Type checking in Python involves guessing. Take a program like

x = [3]

Should the type checker guess that the type of x is list[Any], or list[int], or list[Literal[3]], or something else? Libraries you depend on will pose more difficult versions of this question.

So it's not possible to expect the tool to be "perfect", whatever that means - usually people think of it as meaning it allows all code that they think is idiomatic and reasonable, and disallows all code that could raise a TypeError at runtime. You can only expect the tool to be reasonably good and perhaps to have an opinionated design that matches the way you would like to write Python.

Arguably it's the job of a linter and not a type checker, but if your code just assigns random things to random variables that never get used again, I hope something would point that out to you before it passes code review and merged to main, ideally before it even gets sent for review.

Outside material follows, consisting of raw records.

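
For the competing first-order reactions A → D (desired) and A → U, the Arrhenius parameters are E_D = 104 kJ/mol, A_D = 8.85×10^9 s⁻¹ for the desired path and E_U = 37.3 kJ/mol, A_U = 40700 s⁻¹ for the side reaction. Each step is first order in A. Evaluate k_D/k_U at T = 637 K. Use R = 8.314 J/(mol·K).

0.737

With equal orders, S_{D/U} = k_D/k_U = (A_D/A_U)·exp[(E_U−E_D)/(RT)].
(E_U−E_D)/(RT) = (37.3−104)×10³/(8.314×637) = -66700/5296 = -12.59.
k_D/k_U = (8.85×10^9/40700)·exp(-12.59) = 2.174×10^5 × 3.391×10^-6 = 0.737.
Since E_D > E_U, raising the temperature improves selectivity toward D.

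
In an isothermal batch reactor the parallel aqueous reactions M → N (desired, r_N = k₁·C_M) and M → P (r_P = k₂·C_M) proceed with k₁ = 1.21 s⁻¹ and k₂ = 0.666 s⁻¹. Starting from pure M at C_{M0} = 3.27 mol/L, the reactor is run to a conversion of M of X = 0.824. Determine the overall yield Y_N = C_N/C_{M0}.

C_M = C_{M0}(1−X) = 0.5755 mol/L.
Both paths are first order in M, so the instantaneous fraction to N is constant: dC_N/d(−C_M) = k₁/(k₁+k₂) = 0.6450.
C_N = 0.6450·(C_{M0}−C_M) = 0.6450×2.694 = 1.74 mol/L.
Y_N = C_N/C_{M0} = 1.738/3.27 = 0.531.

0.531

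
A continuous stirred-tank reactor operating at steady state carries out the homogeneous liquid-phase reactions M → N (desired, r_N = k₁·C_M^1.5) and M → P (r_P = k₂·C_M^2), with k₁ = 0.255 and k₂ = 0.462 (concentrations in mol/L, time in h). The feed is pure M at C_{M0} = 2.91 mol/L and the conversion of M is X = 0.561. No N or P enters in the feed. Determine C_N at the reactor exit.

Exit C_M = C_{M0}(1−X) = 2.91×0.439 = 1.277 mol/L.
In a CSTR the entire volume is at exit conditions, so r_N = 0.255×1.277^1.5 = 0.3682 and r_P = 0.462×1.277^2 = 0.7540.
Fraction of consumed M going to N: r_N/(r_N+r_P) = 0.3281.
C_N = 0.3281·C_{M0}·X = 0.3281×2.91×0.561 = 0.536 mol/L.

0.536 mol/L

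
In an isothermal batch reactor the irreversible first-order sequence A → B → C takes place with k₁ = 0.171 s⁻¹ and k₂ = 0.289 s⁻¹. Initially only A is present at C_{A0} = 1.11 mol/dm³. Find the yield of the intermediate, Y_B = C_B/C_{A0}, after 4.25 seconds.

For first-order series with pure A initially, C_B(t) = k₁C_{A0}/(k₂−k₁)·(e^(−k₁t) − e^(−k₂t)).
e^(−k₁t) = e^(−0.171×4.25) = e^(−0.7268) = 0.4835; e^(−k₂t) = e^(−1.228) = 0.2928.
C_B = 0.171×1.11/(0.289−0.171) × (0.4835−0.2928) = 1.609×0.1907 = 0.3067 mol/dm³.
Y_B = C_B/C_{A0} = 0.3067/1.11 = 0.276.

0.276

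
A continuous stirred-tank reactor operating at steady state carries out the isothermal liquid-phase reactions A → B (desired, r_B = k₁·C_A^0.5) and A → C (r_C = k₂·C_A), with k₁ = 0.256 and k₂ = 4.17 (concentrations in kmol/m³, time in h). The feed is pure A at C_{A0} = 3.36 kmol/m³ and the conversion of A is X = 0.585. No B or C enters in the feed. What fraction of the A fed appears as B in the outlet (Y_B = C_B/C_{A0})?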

Ignoring the question of why there's some random assignment to x in the first place, where are its type hints? Those were added starting with Python 3.5 via PEP 484 just over 10 years ago and have been added to since then. If our goal is maintainable code at scale, the first thing I'd expect of a type checker is for it to communicate with the user, stating that a) the variable in file foo.py on line 43 is missing a type hint and couldn't be guessed with confidence, and that it's just gonna guess it's a list[int]. For bonus points, the tool could run in interactive mode and ask the user directly. But even without a hint, assuming the variable actually is used later, how does it get used?

It seems like you'd just start with the most strict interpretation, list[Literal[3]], and relax it as it gets used. If it gets fed into a function that doesn't have hints and can't be introspected for whatever reason, relax it to list[int] and then further relax it to list[Any] as necessary. Then depending on the mode the user configured the tool to run in, print nothing, or a warning, or error out or ask the user what to do if running interactively. Some of the config options could be strict, tolerant, and loose. Or maybe enforcing, permissive, and loose. Whatever color we want this bike shed to be.

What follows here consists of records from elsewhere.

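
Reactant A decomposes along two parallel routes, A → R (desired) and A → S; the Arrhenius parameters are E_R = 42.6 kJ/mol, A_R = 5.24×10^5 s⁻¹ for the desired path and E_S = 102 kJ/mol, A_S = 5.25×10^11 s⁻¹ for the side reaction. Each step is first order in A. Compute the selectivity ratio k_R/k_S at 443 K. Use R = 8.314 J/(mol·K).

k_R/k_S = (A_R/A_S)·exp[−(E_R−E_S)/(RT)] = (A_R/A_S)·exp[(E_S−E_R)/(RT)].
(E_S−E_R)/(RT) = (102−42.6)×10³/(8.314×443) = 59400/3683 = 16.13.
k_R/k_S = (5.24×10^5/5.25×10^11)·exp(16.13) = 9.981×10^-7 × 1.010×10^7 = 10.1.

10.1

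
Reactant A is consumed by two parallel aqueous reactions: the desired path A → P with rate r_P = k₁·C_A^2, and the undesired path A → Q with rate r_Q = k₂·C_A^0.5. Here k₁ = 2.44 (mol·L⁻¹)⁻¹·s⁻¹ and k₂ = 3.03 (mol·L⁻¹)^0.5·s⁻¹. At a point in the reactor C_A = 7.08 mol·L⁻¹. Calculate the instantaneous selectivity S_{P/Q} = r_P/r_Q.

15.2

S_{P/Q} = r_P/r_Q = (k₁·C_A^2)/(k₂·C_A^0.5) = (k₁/k₂)·C_A^1.5.
= (2.44×7.080^2) / (3.03×7.080^0.5) = 122.3/8.062 = 15.2.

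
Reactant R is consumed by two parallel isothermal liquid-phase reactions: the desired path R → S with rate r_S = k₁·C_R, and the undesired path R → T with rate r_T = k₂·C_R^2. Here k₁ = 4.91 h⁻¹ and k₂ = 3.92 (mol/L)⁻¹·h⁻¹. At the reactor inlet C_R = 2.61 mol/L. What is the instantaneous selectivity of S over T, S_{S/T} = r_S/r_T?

0.480

S_{S/T} = r_S/r_T = (k₁·C_R)/(k₂·C_R^2) = (k₁/k₂)·C_R⁻¹.
= (4.91×2.610) / (3.92×2.610^2) = 12.82/26.70 = 0.480.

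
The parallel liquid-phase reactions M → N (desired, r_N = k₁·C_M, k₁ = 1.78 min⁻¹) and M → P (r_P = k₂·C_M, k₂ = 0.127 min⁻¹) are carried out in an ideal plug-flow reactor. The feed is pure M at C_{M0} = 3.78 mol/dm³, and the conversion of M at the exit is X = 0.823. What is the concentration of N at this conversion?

C_M = C_{M0}(1−X) = 0.6691 mol/dm³.
Both paths are first order in M, so the instantaneous fraction to N is constant: dC_N/d(−C_M) = k₁/(k₁+k₂) = 0.9334.
C_N = 0.9334·(C_{M0}−C_M) = 0.9334×3.111 = 2.90 mol/dm³.

2.90 mol/dm³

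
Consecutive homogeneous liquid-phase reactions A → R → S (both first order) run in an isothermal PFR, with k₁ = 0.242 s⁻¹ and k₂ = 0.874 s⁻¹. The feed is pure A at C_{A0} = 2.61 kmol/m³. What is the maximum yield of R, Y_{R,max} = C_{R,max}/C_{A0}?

0.169

For a first-order series the maximum intermediate yield is C_{R,max}/C_{A0} = (k₁/k₂)^[k₂/(k₂−k₁)].
= (0.242/0.874)^(0.874/(0.874−0.242)) = (0.2769)^(1.383) = 0.1693.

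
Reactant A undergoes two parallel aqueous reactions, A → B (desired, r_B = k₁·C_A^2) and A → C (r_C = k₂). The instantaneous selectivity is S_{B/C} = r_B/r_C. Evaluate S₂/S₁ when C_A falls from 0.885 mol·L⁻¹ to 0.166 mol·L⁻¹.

S_{B/C} = (k₁/k₂)·C_A^2, so S₂/S₁ = (C_{A,2}/C_{A,1})^2.
= (0.166/0.885)^2 = (0.1876)^2 = 0.0352.

0.0352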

More advanced tools let the user configure individual issues and their corresponding levels, but that may be considered too many options to give the user, overwhelming the user who then doesn't use the tool.

As far as perfect typing goes, I mean, yeah, ideally, after satisfying the type checker in strict mode, which means no types need to be guessed at, as all variables and other locations without type annotations that need them were reported, or even annotated interactively, or if we're real fancy, automatically with a comment. IMO programs should feel free to edit code directly (as a non-default option) That would mean the program could not throw an an uncaught TypeError, unexpectedly. That's a lot to ask of a dynamically strongly typed language, but I'd settle for it never being utterly wrong.

What that means is if the type checker says the function is returning a string, but of the 200 calls to that function, the type checker throws an error and says ten of those callsites expect it to return a dict, all I'm saying is this hypothetical type checker had better be right about that. Nothing worse than losing hours rooting around in the code looking for something that isn't actually there (or an errant semicolon, but this isn't C)

  • > Ignoring the question of why there's some random assignment to x in the first place, where are its type hints? Those were added starting with Python 3.5 via PEP 484 just over 10 years ago and have been added to since then.

    The code is in a third party library which doesn't have comprehensive type hints, and perhaps has type expectations so complicated that they can't be expressed in the Python type system.

    Even if you enforce type hints on every line in your internal code, you're going to be relying at some point on libraries which are reliable but poorly type hinted. If you're not using that vast ecosystem of libraries, Python probably wasn't the best choice.